Bericap Direnişi 20. gününe girerken, destek amacıyla fabrika önüne gelen kesimlere bir yenisi daha eklendi. 11 Ocak Salı günü, İstanbul'daki kadın örgütü temsilcileri ve feministlerden oluşan bir grup kadın, direnişteki işçilerle dayanışmak üzere Bericap'taydılar.
Üzerlerinde “Yaşasın kadın dayanışması”, Kapitalizme Hayır”, Patriyarka'ya Hayır” yazıları bulunan mor önlükleri ve ellerinde “Emeğimiz , bedenimiz, kimliğimiz bizimdir” “ Kapitalizme Hayır, Patriyarka'ya Hayır” dövizleri bulunan kadın grubunu, direnişçi işçiler ve Gebze Şube Yöneticileri karşıladılar.
Destek ziyareti sırasında ilk konuşmayı Petrol-İş Gebze Şube Başkanı Süleyman Akyüz yaptı. Akyüz, Bericap'ta direnişe sebep olan uygulamaları ve direniş sebebini anlattıktan sonra sendikanın olmazsa olmaz diye nitelediği üç şartı sıraladı: “ Atılan arkadaşlarımız geriye alınacak, taşeron sistemine son verilecek, toplu iş sözleşmesinde kapsam dışı olarak tarif edilenlerin dışında kalan herkes sendikalı olacak.” 19 gün boyunca işverenin çeşitli yıldırma taktiklerine başvurduğunu söyleyen Akyüz, “Önce çadırlarımızı söktüler, son olarak da korunaklı diye kendimize direniş yeri olarak seçtiğimiz bölgeyi zincirle kapladılar. Biz de kapı önüne geldik... Direnişimiz devam ediyor, biz ekmeğimizin, işimizin peşindeyiz” dedi.

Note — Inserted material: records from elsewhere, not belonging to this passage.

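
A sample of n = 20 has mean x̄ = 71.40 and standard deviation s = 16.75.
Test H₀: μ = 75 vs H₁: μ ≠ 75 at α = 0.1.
One-sample t-test:
H₀: μ = 75
H₁: μ ≠ 75
df = n - 1 = 19
t = (x̄ - μ₀) / (s/√n) = (71.40 - 75) / (16.75/√20) = -0.961
p-value = 0.3485

Since p-value > α = 0.1, we fail to reject H₀.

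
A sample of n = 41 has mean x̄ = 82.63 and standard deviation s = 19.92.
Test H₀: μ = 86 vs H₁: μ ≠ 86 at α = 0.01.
One-sample t-test:
H₀: μ = 86
H₁: μ ≠ 86
df = n - 1 = 40
t = (x̄ - μ₀) / (s/√n) = (82.63 - 86) / (19.92/√41) = -1.083
p-value = 0.2852

Since p-value > α = 0.01, we fail to reject H₀.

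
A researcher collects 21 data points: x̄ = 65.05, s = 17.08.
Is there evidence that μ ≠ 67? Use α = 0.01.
One-sample t-test:
H₀: μ = 67
H₁: μ ≠ 67
df = n - 1 = 20
t = (x̄ - μ₀) / (s/√n) = (65.05 - 67) / (17.08/√21) = -0.523
p-value = 0.6066

Since p-value > α = 0.01, we fail to reject H₀.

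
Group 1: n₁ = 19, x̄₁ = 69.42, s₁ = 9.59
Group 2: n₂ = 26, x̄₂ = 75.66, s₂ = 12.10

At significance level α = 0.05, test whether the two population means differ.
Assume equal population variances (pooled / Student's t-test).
Student's two-sample t-test (equal variances):
H₀: μ₁ = μ₂
H₁: μ₁ ≠ μ₂
df = n₁ + n₂ - 2 = 43
Pooled variance s_p² = [(n₁-1)s₁² + (n₂-1)s₂²] / (n₁ + n₂ - 2) = [(18)(9.59²) + (25)(12.10²)] / 43 = 123.6204
SE = √(s_p²(1/n₁ + 1/n₂)) = √(123.6204 × (1/19 + 1/26)) = 3.3557
t = (x̄₁ - x̄₂) / SE = (69.42 - 75.66) / 3.3557 = -6.24 / 3.3557 = -1.860
p-value = 0.0698

Since p-value > α = 0.05, we fail to reject H₀.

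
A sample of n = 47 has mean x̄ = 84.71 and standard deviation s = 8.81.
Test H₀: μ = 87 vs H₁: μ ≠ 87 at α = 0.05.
One-sample t-test:
H₀: μ = 87
H₁: μ ≠ 87
df = n - 1 = 46
t = (x̄ - μ₀) / (s/√n) = (84.71 - 87) / (8.81/√47) = -1.782
p-value = 0.0814

Since p-value > α = 0.05, we fail to reject H₀.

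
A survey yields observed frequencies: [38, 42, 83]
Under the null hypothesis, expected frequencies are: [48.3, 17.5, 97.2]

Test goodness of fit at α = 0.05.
Chi-square goodness of fit test:
H₀: observed counts match expected distribution
H₁: observed counts differ from expected distribution
df = k - 1 = 2
χ² = Σ(O - E)²/E
   = (38 - 48.3)²/48.3 + (42 - 17.5)²/17.5 + (83 - 97.2)²/97.2
   = 2.196 + 34.300 + 2.074
   = 38.57
p-value < 0.0001

Since p-value < α = 0.05, we reject H₀.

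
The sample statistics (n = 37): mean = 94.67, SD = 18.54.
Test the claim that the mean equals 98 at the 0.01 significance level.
One-sample t-test:
H₀: μ = 98
H₁: μ ≠ 98
df = n - 1 = 36
t = (x̄ - μ₀) / (s/√n) = (94.67 - 98) / (18.54/√37) = -1.093
p-value = 0.2819

Since p-value > α = 0.01, we fail to reject H₀.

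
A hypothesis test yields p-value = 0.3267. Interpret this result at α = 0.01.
Since p = 0.3267 > α = 0.01, fail to reject H₀.
There is insufficient evidence to reject the null hypothesis; the result is not statistically significant at the 0.01 level.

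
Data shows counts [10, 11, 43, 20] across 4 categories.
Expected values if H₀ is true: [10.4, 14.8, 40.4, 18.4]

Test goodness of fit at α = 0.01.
Chi-square goodness of fit test:
H₀: observed counts match expected distribution
H₁: observed counts differ from expected distribution
df = k - 1 = 3
χ² = Σ(O - E)²/E
   = (10 - 10.4)²/10.4 + (11 - 14.8)²/14.8 + (43 - 40.4)²/40.4 + (20 - 18.4)²/18.4
   = 0.015 + 0.976 + 0.167 + 0.139
   = 1.30
p-value = 0.7297

Since p-value > α = 0.01, we fail to reject H₀.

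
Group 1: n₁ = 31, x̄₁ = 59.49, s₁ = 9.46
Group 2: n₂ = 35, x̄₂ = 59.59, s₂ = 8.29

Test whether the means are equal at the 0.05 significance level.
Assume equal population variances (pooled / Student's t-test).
Student's two-sample t-test (equal variances):
H₀: μ₁ = μ₂
H₁: μ₁ ≠ μ₂
df = n₁ + n₂ - 2 = 64
Pooled variance s_p² = [(n₁-1)s₁² + (n₂-1)s₂²] / (n₁ + n₂ - 2) = [(30)(9.46²) + (34)(8.29²)] / 64 = 78.4589
SE = √(s_p²(1/n₁ + 1/n₂)) = √(78.4589 × (1/31 + 1/35)) = 2.1846
t = (x̄₁ - x̄₂) / SE = (59.49 - 59.59) / 2.1846 = -0.10 / 2.1846 = -0.046
p-value = 0.9636

Since p-value > α = 0.05, we fail to reject H₀.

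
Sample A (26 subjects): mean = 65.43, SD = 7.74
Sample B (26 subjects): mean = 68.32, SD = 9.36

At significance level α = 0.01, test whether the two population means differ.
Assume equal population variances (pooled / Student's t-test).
Student's two-sample t-test (equal variances):
H₀: μ₁ = μ₂
H₁: μ₁ ≠ μ₂
df = n₁ + n₂ - 2 = 50
Pooled variance s_p² = [(n₁-1)s₁² + (n₂-1)s₂²] / (n₁ + n₂ - 2) = [(25)(7.74²) + (25)(9.36²)] / 50 = 73.7586
SE = √(s_p²(1/n₁ + 1/n₂)) = √(73.7586 × (1/26 + 1/26)) = 2.3820
t = (x̄₁ - x̄₂) / SE = (65.43 - 68.32) / 2.3820 = -2.89 / 2.3820 = -1.213
p-value = 0.2307

Since p-value > α = 0.01, we fail to reject H₀.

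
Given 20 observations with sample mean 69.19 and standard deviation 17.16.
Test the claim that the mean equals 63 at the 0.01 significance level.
One-sample t-test:
H₀: μ = 63
H₁: μ ≠ 63
df = n - 1 = 19
t = (x̄ - μ₀) / (s/√n) = (69.19 - 63) / (17.16/√20) = 1.613
p-value = 0.1232

Since p-value > α = 0.01, we fail to reject H₀.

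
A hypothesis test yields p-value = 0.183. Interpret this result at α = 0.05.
Since p = 0.183 > α = 0.05, fail to reject H₀.
There is insufficient evidence to reject the null hypothesis; the result is not statistically significant at the 0.05 level.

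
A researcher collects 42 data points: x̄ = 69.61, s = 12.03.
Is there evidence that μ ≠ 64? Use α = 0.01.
One-sample t-test:
H₀: μ = 64
H₁: μ ≠ 64
df = n - 1 = 41
t = (x̄ - μ₀) / (s/√n) = (69.61 - 64) / (12.03/√42) = 3.022
p-value = 0.0043

Since p-value < α = 0.01, we reject H₀.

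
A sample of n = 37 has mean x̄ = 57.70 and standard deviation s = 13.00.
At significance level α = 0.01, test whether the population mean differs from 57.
One-sample t-test:
H₀: μ = 57
H₁: μ ≠ 57
df = n - 1 = 36
t = (x̄ - μ₀) / (s/√n) = (57.70 - 57) / (13.00/√37) = 0.328
p-value = 0.7452

Since p-value > α = 0.01, we fail to reject H₀.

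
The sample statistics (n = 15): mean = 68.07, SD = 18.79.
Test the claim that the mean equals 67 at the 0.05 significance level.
One-sample t-test:
H₀: μ = 67
H₁: μ ≠ 67
df = n - 1 = 14
t = (x̄ - μ₀) / (s/√n) = (68.07 - 67) / (18.79/√15) = 0.221
p-value = 0.8286

Since p-value > α = 0.05, we fail to reject H₀.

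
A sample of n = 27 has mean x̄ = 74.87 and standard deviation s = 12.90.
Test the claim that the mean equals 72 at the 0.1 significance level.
One-sample t-test:
H₀: μ = 72
H₁: μ ≠ 72
df = n - 1 = 26
t = (x̄ - μ₀) / (s/√n) = (74.87 - 72) / (12.90/√27) = 1.156
p-value = 0.2582

Since p-value > α = 0.1, we fail to reject H₀.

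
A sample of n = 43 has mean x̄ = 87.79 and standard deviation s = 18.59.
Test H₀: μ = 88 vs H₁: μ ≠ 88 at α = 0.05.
One-sample t-test:
H₀: μ = 88
H₁: μ ≠ 88
df = n - 1 = 42
t = (x̄ - μ₀) / (s/√n) = (87.79 - 88) / (18.59/√43) = -0.074
p-value = 0.9413

Since p-value > α = 0.05, we fail to reject H₀.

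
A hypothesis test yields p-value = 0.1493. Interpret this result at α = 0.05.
Since p = 0.1493 > α = 0.05, fail to reject H₀.
There is insufficient evidence to reject the null hypothesis; the result is not statistically significant at the 0.05 level.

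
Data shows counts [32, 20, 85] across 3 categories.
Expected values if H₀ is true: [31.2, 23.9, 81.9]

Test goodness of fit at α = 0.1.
Chi-square goodness of fit test:
H₀: observed counts match expected distribution
H₁: observed counts differ from expected distribution
df = k - 1 = 2
χ² = Σ(O - E)²/E
   = (32 - 31.2)²/31.2 + (20 - 23.9)²/23.9 + (85 - 81.9)²/81.9
   = 0.021 + 0.636 + 0.117
   = 0.77
p-value = 0.6790

Since p-value > α = 0.1, we fail to reject H₀.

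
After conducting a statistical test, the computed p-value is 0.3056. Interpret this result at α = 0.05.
Since p = 0.3056 > α = 0.05, fail to reject H₀.
There is insufficient evidence to reject the null hypothesis; the result is not statistically significant at the 0.05 level.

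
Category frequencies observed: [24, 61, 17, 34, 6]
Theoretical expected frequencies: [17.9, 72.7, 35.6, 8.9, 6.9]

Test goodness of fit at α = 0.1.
Chi-square goodness of fit test:
H₀: observed counts match expected distribution
H₁: observed counts differ from expected distribution
df = k - 1 = 4
χ² = Σ(O - E)²/E
   = (24 - 17.9)²/17.9 + (61 - 72.7)²/72.7 + (17 - 35.6)²/35.6 + (34 - 8.9)²/8.9 + (6 - 6.9)²/6.9
   = 2.079 + 1.883 + 9.718 + 70.788 + 0.117
   = 84.58
p-value < 0.0001

Since p-value < α = 0.1, we reject H₀.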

Mücadelenin asıl yükü sizde
Kadın grubunu temsilen kısa bir konuşma yapan Banu Paker “ İstanbul'daki çeşitli kadın grupları ve feministler buraya sizlerle elimizden geldiği ölçüde dayanışmaya geldik. Buradaki mücadelenin asıl yükünün sizlerin sırtında olduğunu biliyoruz. Burada fiilen her gün olmamız mümkün değilse bile, her istediğinizde yanınızda olacağımızı anlatalım, hatırlatalım istedik. Sermaye her fırsatta işçi sınıfına baskı uygulamaya devam ediyor... Son dönemlerde çıkarılan torba yasada da hem tüm çalışanlara hem de kadın işçilere yönelik ciddi hak kısıtlamaları var. Tüm bunlara karşı ancak birlikte hareket ederek karşı çıkabiliriz. Direnişiniz bize umut verdi. Kolay gelsin” dedi...
Daha sonra direnişteki kadınları temsilen konuşan Ayşe Karahasanoğlu “Ben ilk atılan işçiyim. İşveren ve temsilcileri bizi tehdit ettiler sendikalı olduk diye. Küfür ve hakarete maruz kaldık. Sendikayı bitirmek istiyorlardı. Ama arkadaşlarımız bize sahip çıktılar, mücadelemiz devam ediyor. Burada birbirimize daha güçlü bir biçimde kilitlendik. Birliğimizden güç alarak geri döneceğiz” dedi.
Megafonu eline alan iki kadın işçi de evde ve işyerindeki sorunlardan bahsettiler...
Konuşmalar “Kurtuluş yok tek başına ya hep beraber ya hiç birimiz”, “Yaşasın sınıf dayanışması, Yaşasın kadın dayanışması” sloganları ile kesildi...
Bericap'ta işten çıkarılan 12 kadınla birlikte halay çeken kadın grubu, daha sonra otobüslerine binerek direniş alanından ayrıldı.